Reviews

The Most Precious of Cargoes (12A) |Close-Up Film Review

Dir: Michel Hazanavicius, France/Belgium, 2024, 80 mins, in French, Russian and German with subtitles

Cast: Jean-Louis Trintignant, Dominique Blanc, Grégory Gadebois

Review by Carol Allen

This is a beautifully realised animation based on the novel by Jean-Claude Grumberg.   With its sombre colours combined with a picture book style it feels in its opening scenes like a Grimm’s fairy tale.  Narrated by the late Jean-Louis Trintignant, it even begins “Once upon a time….”

A  poor peasant woman (Dominique Blanc) is collecting wood in the snow covered forest.  The woman and her husband (Grégory Gadebois) scrape a meagre living as woodcutters. Every day the cargo trains thunder through the forest.  The woman prays for something valuable to be dropped from the train.   She also prays for the baby she longs for.  And one day a baby is thrown from that train.

The setting is Poland in 1943 and we soon discover that this is a bleak but also life affirming story, inspired by one of the cruellest times in our history.  It is indeed a grim tale.

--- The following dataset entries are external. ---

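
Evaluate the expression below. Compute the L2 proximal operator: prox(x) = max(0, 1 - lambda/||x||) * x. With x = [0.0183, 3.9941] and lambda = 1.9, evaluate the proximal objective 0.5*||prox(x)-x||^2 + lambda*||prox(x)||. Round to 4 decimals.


Step 1: Compute ||x||.
||x|| = 3.9941
Step 2: Compute scaling factor.
scale = max(0, 1 - 1.9/3.9941) = 0.5243
Step 3: prox(x) = [0.0096, 2.0941]
||prox(x)|| = 2.0941
Step 4: Proximal objective.
0.5*||prox-x||^2 = 1.805
lambda*||prox|| = 3.9788
Total = 5.7839


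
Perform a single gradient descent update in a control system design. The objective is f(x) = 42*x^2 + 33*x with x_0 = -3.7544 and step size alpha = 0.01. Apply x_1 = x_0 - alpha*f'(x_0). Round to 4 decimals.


We compute the gradient at x_0 and apply the update.
f'(x) = 84*x + 33
f'(-3.7544) = 84*-3.7544 + 33 = -282.3696
x_1 = -3.7544 - 0.01*-282.3696 = -0.9307


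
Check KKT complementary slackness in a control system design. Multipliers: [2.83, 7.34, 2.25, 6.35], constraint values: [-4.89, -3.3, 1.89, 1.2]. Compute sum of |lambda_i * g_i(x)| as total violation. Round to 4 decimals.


KKT complementary slackness check:
lambda_1 * g_1 = 2.83 * -4.89 = -13.8387
lambda_2 * g_2 = 7.34 * -3.3 = -24.222
lambda_3 * g_3 = 2.25 * 1.89 = 4.2525
lambda_4 * g_4 = 6.35 * 1.2 = 7.62
Total violation = 13.8387 + 24.222 + 4.2525 + 7.62 = 49.9332


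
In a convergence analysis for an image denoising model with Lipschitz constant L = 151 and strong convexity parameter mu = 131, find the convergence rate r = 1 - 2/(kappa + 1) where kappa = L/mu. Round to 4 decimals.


Step 1: Compute the condition number.
kappa = L/mu = 151/131 = 1.1527
Step 2: Compute the convergence rate.
r = 1 - 2/(kappa + 1) = 1 - 2*mu/(L + mu) = (L - mu)/(L + mu) = 20/282 = 0.0709


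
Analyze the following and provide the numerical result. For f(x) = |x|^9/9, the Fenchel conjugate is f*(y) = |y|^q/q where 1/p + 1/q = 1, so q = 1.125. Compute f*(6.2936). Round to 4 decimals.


The conjugate exponent q satisfies 1/p + 1/q = 1.
p = 9, so q = 9/(9 - 1) = 1.125
|y|^q = 6.2936^1.125 = 7.9207
f*(6.2936) = 7.9207 / 1.125 = 7.0406


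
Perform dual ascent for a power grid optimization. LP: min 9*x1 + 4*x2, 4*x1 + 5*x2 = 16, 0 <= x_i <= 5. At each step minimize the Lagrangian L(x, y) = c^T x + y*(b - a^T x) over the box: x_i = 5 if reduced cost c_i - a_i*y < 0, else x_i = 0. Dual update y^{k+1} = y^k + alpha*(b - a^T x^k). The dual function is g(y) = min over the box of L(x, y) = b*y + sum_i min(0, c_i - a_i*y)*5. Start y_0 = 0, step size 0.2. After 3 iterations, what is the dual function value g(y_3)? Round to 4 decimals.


Dual ascent for LP: min 9*x1 + 4*x2, 4*x1 + 5*x2 = 16, 0 <= x_i <= 5
Step 1: y^k = 0.0, reduced costs: (9.0, 4.0)
  x^k = (0.0, 0.0), subgradient = b - a^T x = 16.0
  y^{k+1} = 0.0 + 0.2*16.0 = 3.2
Step 2: y^k = 3.2, reduced costs: (-3.8, -12.0)
  x^k = (5.0, 5.0), subgradient = b - a^T x = -29.0
  y^{k+1} = 3.2 + 0.2*-29.0 = -2.6
Step 3: y^k = -2.6, reduced costs: (19.4, 17.0)
  x^k = (0.0, 0.0), subgradient = b - a^T x = 16.0
  y^{k+1} = -2.6 + 0.2*16.0 = 0.6
Dual objective at y_3 = 0.6: reduced costs (6.6, 1.0), box minimizer x = (0.0, 0.0)
g(y_3) = b*y + (c1 - a1*y)*x1 + (c2 - a2*y)*x2 = 16*0.6 + 6.6*0.0 + 1.0*0.0 = 9.6 + 0.0 + 0.0 = 9.6


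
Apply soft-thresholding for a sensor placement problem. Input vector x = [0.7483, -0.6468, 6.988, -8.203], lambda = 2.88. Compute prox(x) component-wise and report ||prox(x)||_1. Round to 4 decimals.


Soft-thresholding with lambda = 2.88:
prox(0.7483) = sign(0.7483)*max(|0.7483| - 2.88, 0) = 0.0
prox(-0.6468) = sign(-0.6468)*max(|-0.6468| - 2.88, 0) = 0.0
prox(6.988) = sign(6.988)*max(|6.988| - 2.88, 0) = 4.108
prox(-8.203) = sign(-8.203)*max(|-8.203| - 2.88, 0) = -5.323
prox(x) = [0.0, 0.0, 4.108, -5.323]
||prox(x)||_1 = 0.0 + 0.0 + 4.108 + 5.323 = 9.431


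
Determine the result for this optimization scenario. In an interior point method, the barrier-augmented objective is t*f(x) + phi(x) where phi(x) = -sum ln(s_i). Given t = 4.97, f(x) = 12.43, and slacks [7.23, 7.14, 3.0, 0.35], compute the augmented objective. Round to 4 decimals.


Step 1: Compute log-barrier.
ln values: [1.9782, 1.9657, 1.0986, -1.0498]
phi = -(1.9782 + 1.9657 + 1.0986 - 1.0498) = -3.9927
Step 2: Compute augmented objective.
t*f(x) = 4.97*12.43 = 61.7771
Total = 61.7771 - 3.9927 = 57.7844


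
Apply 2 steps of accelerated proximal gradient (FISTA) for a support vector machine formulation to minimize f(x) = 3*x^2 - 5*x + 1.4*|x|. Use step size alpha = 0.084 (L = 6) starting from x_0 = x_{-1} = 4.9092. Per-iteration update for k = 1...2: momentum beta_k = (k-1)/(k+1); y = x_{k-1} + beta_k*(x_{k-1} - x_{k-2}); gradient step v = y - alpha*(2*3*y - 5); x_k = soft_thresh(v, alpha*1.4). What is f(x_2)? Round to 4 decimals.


FISTA on f(x) = 3*x^2 - 5*x + 1.4*|x|
L = 6, alpha = 0.084
Iteration 1: beta = 0.0, y = 4.9092 + 0.0*(4.9092 - 4.9092) = 4.9092
  grad(y) = 24.4552, v = y - alpha*grad = 2.855
  prox(v) = soft_thresh(2.855, 0.1176) = 2.7374
Iteration 2: beta = 0.3333, y = 2.7374 + 0.3333*(2.7374 - 4.9092) = 2.0134
  grad(y) = 7.0805, v = y - alpha*grad = 1.4187
  prox(v) = soft_thresh(1.4187, 0.1176) = 1.3011
f(x_2) = 3*1.3011^2 - 5*1.3011 + 1.4*|1.3011| = 0.3944


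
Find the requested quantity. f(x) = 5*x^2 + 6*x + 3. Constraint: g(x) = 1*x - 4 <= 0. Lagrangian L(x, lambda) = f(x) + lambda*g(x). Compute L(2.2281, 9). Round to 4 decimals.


Step 1: Evaluate f(x).
f(2.2281) = 5*2.2281^2 + 6*2.2281 + 3 = 41.1907
Step 2: Evaluate g(x).
g(2.2281) = 1*2.2281 - 4 = -1.7719
Step 3: Compute Lagrangian.
L = 41.1907 + 9*-1.7719 = 25.2436


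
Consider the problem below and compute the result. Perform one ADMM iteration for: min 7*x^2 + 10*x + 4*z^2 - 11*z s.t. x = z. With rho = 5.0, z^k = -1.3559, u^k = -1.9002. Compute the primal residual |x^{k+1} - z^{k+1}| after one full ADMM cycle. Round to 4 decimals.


ADMM iteration with rho = 5.0, z^k = -1.3559, u^k = -1.9002
Step 1: x-update.
Minimize 7*x^2 + 10*x + (5.0/2)*(x + 1.3559 - 1.9002)^2
FOC: (2*7 + 5.0)*x = -10 + 5.0*(-1.3559 + 1.9002)
x^{k+1} = -0.3831
Step 2: z-update.
Minimize 4*z^2 - 11*z + (5.0/2)*(-0.3831 - z - 1.9002)^2
FOC: (2*4 + 5.0)*z = 11 + 5.0*(-0.3831 - 1.9002)
z^{k+1} = -0.032
Step 3: u-update.
u^{k+1} = -1.9002 - 0.3831 + 0.032 = -2.2512
Step 4: Primal residual = |-0.3831 + 0.032| = 0.351


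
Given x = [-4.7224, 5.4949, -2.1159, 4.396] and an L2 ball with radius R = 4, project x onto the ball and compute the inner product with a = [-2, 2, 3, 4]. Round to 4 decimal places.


Step 1: Compute ||x|| (intermediates to 6 decimals).
||x|| = sqrt((-4.7224)^2 + 5.4949^2 + (-2.1159)^2 + 4.396^2) = 8.734806
Step 2: Project.
Since ||x|| > R, scale = R/||x|| = 4/8.734806 = 0.457938, proj(x) = scale * x
proj(x) = [-2.162566, 2.516324, -0.968951, 2.013095]
Step 3: Dot product.
a^T * proj(x) = -2*(-2.162566) + 2*2.516324 + 3*(-0.968951) + 4*2.013095 = 14.5033


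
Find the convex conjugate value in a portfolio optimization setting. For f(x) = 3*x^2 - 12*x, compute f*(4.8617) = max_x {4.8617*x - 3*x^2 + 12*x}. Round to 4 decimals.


f*(y) = sup_x {y*x - a*x^2 - b*x} = sup_x {(y-b)*x - a*x^2}
FOC: (y - b) - 2a*x = 0 => x* = (y - b)/(2a)
x* = (4.8617 + 12)/(2*3) = 2.8103
f*(4.8617) = (y-b)^2/(4a) = (4.8617 + 12)^2/(4*3)
= 284.3169/12 = 23.6931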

The woman takes the baby to her heart.   But her husband and the other men in their small community realise that his baby must be one of those they term “The Heartless”.  They mean the Jews.   They know what the cargo in those wagons is.  Later this is confirmed when we flash back to the agony of the father (Antonin Maurel),throwing his child out into the snow in the hope that she will somehow survive. 

Banished by her husband to the barn with her baby, the woman finds unexpected help from a neighbour (Denis Podalydès), horribly disfigured in the previous war and now living in bitter solitude.  The grimness of the tale is momentarily lightened with elements such as that and particularly the delight of the initially harsh husband when the child captures his heart.  Though that is soon quashed when his anti-semitic friends discover he is harbouring a Jewish baby.  As a result of their “patriotic” actions, the woman is forced into a cruel odyssey of survival with the child she now loves as her daughter.

The film doesn’t spare us the horrors of Auschwitz.  One of its most moving scenes is at the end of the war, when the child’s father, just released from the camp and now an almost unrecognisable skeleton and the sole survivor of his family, encounters the woman and child waiting in the snow for a train.  Does he realise that little girl is his child?  

While the ironic resolution of the story is a master stroke.

Director Michel Hazanavicius’s best known previous film is the multi-Oscar winning silent move The Artist (2011).   I loved that.  This harsh yet beautiful tale I love even more.